October 16, 2009 12:04 PM
Reviews

Lookin’ for a movie to take your sweetheart to so you can kiss ‘er a bunch and not pay attention to what’s going on? Then DON’T go see Zombieland because you’ll be on the edge of your seat (or the back, whichever is more comfortable) the entire movie. Baby.

That’s right, hot stuff. I had the privilege of viewing Zombieland the other day and it made my pants tighter. I am a zombie fan. What can I say? I love zombies. They’re so awesome! I mean, seriously… if I got to choose how I’d die, I’d say zombie apocalypse… either that or… you know, making the world’s funniest joke and causing everyone laugh to death so that I was the only remaining human on earth. Then spending the rest of my years researching until I was able to reanimate their corpses and throw a huge, sexy party. During this party, I’d slip on some soap in the shower and somehow manage to have my heart explode out of my chest.

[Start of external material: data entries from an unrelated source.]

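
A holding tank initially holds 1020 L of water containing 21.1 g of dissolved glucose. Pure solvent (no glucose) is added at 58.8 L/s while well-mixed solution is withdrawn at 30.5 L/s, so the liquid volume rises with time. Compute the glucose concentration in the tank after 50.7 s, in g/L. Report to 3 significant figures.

0.00334 g/L

Total volume: dV/dt = Q_in − Q_out = 28.300 L/s, so V(t) = 1020 + 28.300 t and V(50.7) = 2454.8 L.
Species balance (pure solvent in): dm/dt = −Q_out · m/V(t).
Separate: dm/m = −Q_out dt/V(t) ⇒ ln(m/m₀) = −(Q_out/(Q_in−Q_out)) ln(V/V₀).
m = m₀ (V₀/V)^(Q_out/(Q_in−Q_out)) = 21.1 × (1020/2454.8)^(1.0777) = 8.1887 g.
C = m/V = 8.1887/2454.8 = 0.0033358 g/L.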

Moving on, Zombieland is actually a pretty decent flick. Our hero and main character, Columbus, is introduced while explaining why he is one of the few people left alive in this zany zombie zone. Following a strict list of rules, Columbus has managed to outsmart braindead zombies and keep his ticker tickin’. Soon afterward, we meet Tallahassee, a bad ass mofo that knows his way around butt whoopin’. Zombie-butts…. The whooping of. Yeah. The two go on a crazy adventure involving banjos, zombies, twinkies, zombies, sexy ladies, theme parks, zombies and plenty of laughs had by all.

Despite the fact that the undead in this movie are frighteningly agile (I prefer the slow, impending doom of decrepit, walking zombies) and most of the decisions made by the survivors aren’t exactly rational, Zombieland still provides enjoyment and countless knee-slappers allowing a constant grin throughout the film.

If my senseless ramblings actually left a positive impression on you, I recommend you buy some popcorn and cast your eyes upon Zombieland.